Don't apologize for giving good advice.
A couple of years ago my sailing buddy and I went for a bimble on the Humber. We're both experienced sailors and when we turned up near the lifeboat station under the Humber Bridge looking like a pair of numpties the guys from the station came over to have a chat. They asked us about life jackets, flares, radios and other gear and when we showed them that we had all that sneaked away in the boat, they were quite surprised because it was a high-performance thing a bit like a two-man skateboard, with sails, but nowhere obvious to put anything.
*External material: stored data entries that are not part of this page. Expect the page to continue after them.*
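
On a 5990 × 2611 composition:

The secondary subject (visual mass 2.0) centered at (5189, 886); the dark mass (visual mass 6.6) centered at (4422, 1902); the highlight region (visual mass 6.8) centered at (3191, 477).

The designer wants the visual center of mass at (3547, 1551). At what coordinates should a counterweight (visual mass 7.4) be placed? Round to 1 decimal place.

New total weight: (2.0 + 6.6 + 6.8) + 7.4 = 22.8.
Along x: (61262.0 + 7.4·x) / 22.8 = 3547 (existing moment 2.0·5189 + 6.6·4422 + 6.8·3191 = 61262.0) ⇒ x = (80871.6 − 61262.0) / 7.4 ≈ 2649.95.
Along y: (17568.8 + 7.4·y) / 22.8 = 1551 (existing moment 2.0·886 + 6.6·1902 + 6.8·477 = 17568.8) ⇒ y = (35362.8 − 17568.8) / 7.4 ≈ 2404.59.

(2649.9, 2404.6)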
Anyway, just before launch we started checking over the gear and Andrew (I'll call him that because that's his name

) decided to test inflate his life jacket using the mouth tube. The fabric of the life jacket didn't leak, but imagine our surprise when the whole tube came off in his hand when he started to let it down. Andrew had bought that life jacket new, it was less than five years old, and to us it looked fine until it broke. It was a plastic part that failed, not the fabric of the jacket.
Of course he'd have died if he'd had to rely on it. Now we weren't expecting to do that, even if we went in (and we _were_ expecting to go in, and we weren't disappointed

) but you just never know. Anyway after the smug grins we'd given the guys at the lifeboat station, imagine our embarrassment when we had to go and cadge a life jacket from them for the day. It was either that or go back home. They were really very good about it and hardly made us feel like idiots at all. We carefully washed all the salt off before we gave it back.
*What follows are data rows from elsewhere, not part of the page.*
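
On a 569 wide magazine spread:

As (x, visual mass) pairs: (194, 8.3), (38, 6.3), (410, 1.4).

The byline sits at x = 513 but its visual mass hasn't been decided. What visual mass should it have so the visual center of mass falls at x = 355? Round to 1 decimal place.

w ≈ 20.6

Known weights sum to 8.3 + 6.3 + 1.4 = 16.0; their moment is 8.3·194 + 6.3·38 + 1.4·410 = 2423.6.
Set Σw·x/Σw = 355: (2423.6 + 513w) = 355·(16.0 + w).
So w = (355·16.0 − 2423.6)/(513 − 355) = 3256.4/158 ≈ 20.61.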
If it's a small boat, I'd recommend not getting an automatic inflating jacket. After a particularly wet beat into Walton one night on a much bigger boat, Andrew's automatic went off in his bunk while we were eating. The little bit of soluble stuff that triggers the inflation had somehow got wet even though it was folded inside the waterproof pouch in the jacket.
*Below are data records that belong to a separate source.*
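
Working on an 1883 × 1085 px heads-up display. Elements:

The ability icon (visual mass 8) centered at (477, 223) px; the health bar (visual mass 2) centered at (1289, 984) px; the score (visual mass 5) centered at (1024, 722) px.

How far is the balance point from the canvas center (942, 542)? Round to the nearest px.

Weights sum to 8 + 2 + 5 = 15.
x-moment: 8·477 + 2·1289 + 5·1024 = 11514; centroid 11514/15 ≈ 767.60.
y-moment: 8·223 + 2·984 + 5·722 = 7362; centroid 7362/15 ≈ 490.80.
Relative to (942, 542): Δ = (-174.40, -51.20); |Δ| = √(-174.40² + -51.20²) ≈ 181.76.

≈ 182 px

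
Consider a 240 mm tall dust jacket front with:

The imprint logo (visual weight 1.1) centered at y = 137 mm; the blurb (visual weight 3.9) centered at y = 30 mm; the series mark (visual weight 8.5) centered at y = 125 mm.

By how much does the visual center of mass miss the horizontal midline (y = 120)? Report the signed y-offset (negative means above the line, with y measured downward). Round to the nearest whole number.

Weights sum to 1.1 + 3.9 + 8.5 = 13.5.
Σw·y = 1.1·137 + 3.9·30 + 8.5·125 = 1330.2, so ȳ = 1330.2/13.5 ≈ 98.53.
Offset from y = 120: 98.53 − 120 ≈ -21.47.

≈ -21 mm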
Probably better to get one that doesn't rely on inflation at all for a youngster, you don't know if they'll have the presence of mind to pull the cord if they go over the side, and certainly for one as young as three. At least if it's second hand and it's not an inflating one you have a better chance of inspecting it to see if it's likely to work, and perhaps of it working if it's needed. But old parts are still more likely to fail on anything.